Figure 2. Oligomerization of BAK by the isolated p53 DNA binding domain (102–292), C. elegans p53 Cep-1 (220–420), and tumor-derived mutants of p53.

A) 20 ug of mitochondria purified from H1299 cells were incubated with 0.25, 0.5, and 1.0 ug of recombinant GST, GST-p53 (102–292), and p53 DNA binding domain alone (102–292). The purity of mitochondrial preparations was detected by immunoblotting with antisera to controls, cytochrome c, GRP75 and Hsp60 (mitochondrial proteins) as well as PCNA (cytosolic/nuclear protein) (right panel).

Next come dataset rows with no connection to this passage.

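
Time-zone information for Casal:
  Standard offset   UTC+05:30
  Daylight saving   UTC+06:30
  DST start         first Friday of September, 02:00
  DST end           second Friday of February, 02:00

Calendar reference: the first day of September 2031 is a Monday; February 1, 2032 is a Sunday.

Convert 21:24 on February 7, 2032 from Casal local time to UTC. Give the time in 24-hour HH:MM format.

14:54

1 September 2031 is a Monday, so the first Friday is September 5.
1 February 2032 is a Sunday, so the first Friday is February 6 and the second is February 13.
February 7, 2032 lies within the daylight-saving period (5 September 2031 – 13 February 2032), so Casal is on daylight time, UTC+06:30.
21:24 local − 6h30m = 14:54 UTC.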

To ensure equal input of recombinant proteins, 0.25, 0.5, and 1.0 ug of protein were subjected to SDS-PAGE and Coomassie staining (bottom panel).

B) The indicated concentrations of recombinant GST-p53 and GST-Cep-1 (0.25, 0.5, and 1.0 ug) were incubated with 20 ug of mitochondria purified from H1299 cells and subsequently cross-linked with BMH. BAK oligomers following BMH crosslinking are depicted in the left panel; the purity of mitochondrial preparations was confirmed by immunoblotting as described in 2A. Equal input of recombinant proteins was assessed by SDS-PAGE and Coomassie staining (bottom panel).

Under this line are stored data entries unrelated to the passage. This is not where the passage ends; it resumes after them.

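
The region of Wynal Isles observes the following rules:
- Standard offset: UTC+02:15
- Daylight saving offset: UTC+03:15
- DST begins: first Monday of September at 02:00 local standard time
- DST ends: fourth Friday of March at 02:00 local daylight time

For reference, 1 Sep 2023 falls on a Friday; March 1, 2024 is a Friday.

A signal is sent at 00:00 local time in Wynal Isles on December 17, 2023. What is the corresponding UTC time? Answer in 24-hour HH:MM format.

1 September 2023 is a Friday, so the first Monday is September 4.
1 March 2024 is a Friday, so the first Friday is March 1 and the fourth is March 22.
Daylight saving runs 4 September 2023 – 22 March 2024; December 17, 2023 is inside that window, so Wynal Isles is at UTC+03:15.
00:00 local − 3h15m = 20:45 UTC (rolling into the previous day, 16 December 2023).

20:45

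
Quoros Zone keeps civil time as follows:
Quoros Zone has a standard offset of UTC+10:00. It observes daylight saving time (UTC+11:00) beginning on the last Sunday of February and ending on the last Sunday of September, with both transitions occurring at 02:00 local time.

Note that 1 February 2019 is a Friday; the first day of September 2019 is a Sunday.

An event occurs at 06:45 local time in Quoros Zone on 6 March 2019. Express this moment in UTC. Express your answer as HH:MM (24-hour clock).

19:45

1 February 2019 is a Friday, so Sundays fall on 3, 10, 17, 24; the last is February 24.
1 September 2019 is a Sunday, so Sundays fall on 1, 8, 15, 22, 29; the last is September 29.
Daylight saving runs 24 February – 29 September; 6 March 2019 is inside that window, so Quoros Zone is at UTC+11:00.
06:45 local − 11h = 19:45 UTC (rolling into the previous day, 5 March 2019).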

C) Mitochondria purified from H1299 cells were incubated with 1 or 4 ug of wt or mutant recombinant GST-p53 (160–318) proteins for 30 minutes and subsequently cross-linked with BMH. BAK monomers and oligomers were detected by immunoblotting using a BAK specific antibody. Arrows indicate BAK oligomers; open arrowheads indicate BAK monomers and asterisk indicates an intra-molecular crosslink seen with BAK monomers treated with BMH. The purity of mitochondrial preparations was detected by immunoblotting with antisera to controls (right panel). Equal input of recombinant proteins was assessed by SDS-PAGE and Coomassie staining (bottom panel). The slight mobility shift evident in the R175H protein reflects usage of a stop codon within the GST vector rather than in the p53 coding sequence.

D) Mitochondria purified from H1299 cells were incubated with 3 ug of wt or mutant recombinant GST-p53 (160–318) proteins for 45 minutes. As a positive control for cytochrome C release 3 mM CaCl₂ was added to purified mitochondria. Cytochrome C release from mitochondria was detected by immunoblotting using an antibody specific for cytochrome C. Equal input of recombinant proteins was assessed by SDS-PAGE and Coomassie staining (bottom panel).

E) Saos-2 cells stably transfected with vector or p53 mutated at codons 175, 273, or 277 were treated with camptothecin (CPT) for 5 hours. In parallel, Saos-2 cells stably transfected with temperature sensitive p53 were temperature shifted from 39°C (mutant conformation p53) to 32°C (wild type conformation p53). 300 ug of whole cell lysate was immunoprecipitated with a BAK specific antibody (BAK-NT, Upstate). Immunoprecipitated complexes were captured with protein G agarose beads and subjected to SDS-PAGE and Western blotting with a p53 specific antibody (AB-1, EMD, Biosciences). In the bottom panel, whole cell lysates of cells expressing mutant p53 were subjected to Western blotting with a p53 specific antibody (Ab-1, EMD Biosciences) and an actin specific antibody (Ac-15, Sigma) to confirm equal protein loading.

F) Colony formation assay of Saos-2 cells transfected with an expression vector encoding either mitochondrially targeted wild type (wt) p53 (L-p53 wt) or mutant proteins (L-p53 R175H, L-p53 R273H, and L-p53 C277F), compared to parental vector following selection in G418.